Nasdem kian dikucilkan dari pemerintahan Tentunya, dari sisi politik, kebijakan ini bisa membawa berkah dari Nasdem. Partai tidak lagi abu-abu. Tidak lagi mencla-mencle. Partai akan lebih tegas untuk memilih jalur oposisi, senada dengan kebijakan mencalonkan Anies Baswedan sebagai calon presiden.

Jika Anies terpilih sebagai presiden, Nasdem akan leluasa menjadi pengendali distribusi kuasa ke elite-elite politik yang lain. Nasdem akan mendapatkan “kue” paling besar, serta menghidupkan banyak kartu bisnis dan kartel.
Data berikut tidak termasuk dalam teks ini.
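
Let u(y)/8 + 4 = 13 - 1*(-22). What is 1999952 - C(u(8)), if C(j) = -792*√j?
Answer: 1999952 + 1584*√62 ≈ 2.0124e+6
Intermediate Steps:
u(y) = 248 (u(y) = -32 + 8*(13 - 1*(-22)) = -32 + 8*(13 + 22) = -32 + 8*35 = -32 + 280 = 248)
1999952 - C(u(8)) = 1999952 - (-792)*√248 = 1999952 - (-792)*2*√62 = 1999952 - (-1584)*√62 = 1999952 + 1584*√62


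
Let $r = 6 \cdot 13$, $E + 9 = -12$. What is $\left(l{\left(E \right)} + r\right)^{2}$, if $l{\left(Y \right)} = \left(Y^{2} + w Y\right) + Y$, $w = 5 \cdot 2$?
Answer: $82944$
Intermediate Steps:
$E = -21$ ($E = -9 - 12 = -21$)
$w = 10$
$l{\left(Y \right)} = Y^{2} + 11 Y$ ($l{\left(Y \right)} = \left(Y^{2} + 10 Y\right) + Y = Y^{2} + 11 Y$)
$r = 78$
$\left(l{\left(E \right)} + r\right)^{2} = \left(- 21 \left(11 - 21\right) + 78\right)^{2} = \left(\left(-21\right) \left(-10\right) + 78\right)^{2} = \left(210 + 78\right)^{2} = 288^{2} = 82944$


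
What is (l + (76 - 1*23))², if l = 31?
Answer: 7056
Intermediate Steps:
(l + (76 - 1*23))² = (31 + (76 - 1*23))² = (31 + (76 - 23))² = (31 + 53)² = 84² = 7056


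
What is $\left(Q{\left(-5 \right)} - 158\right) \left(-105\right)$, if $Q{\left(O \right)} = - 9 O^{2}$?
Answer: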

Elite Nasdem akan jadi “ketua Kelas” yang mengatur dan mendistribusi aliran bisnis.

Namun jika Anies tidak terpilih, partai itu akan siap-siap memasuki era baru yang menjauh dari rezim politik. Partai itu akan siap “puasa” dan hanya menjadi penyaksi dari hiruk-pikuk di lingkaran rezim. Bisakah Nasdem bertahan?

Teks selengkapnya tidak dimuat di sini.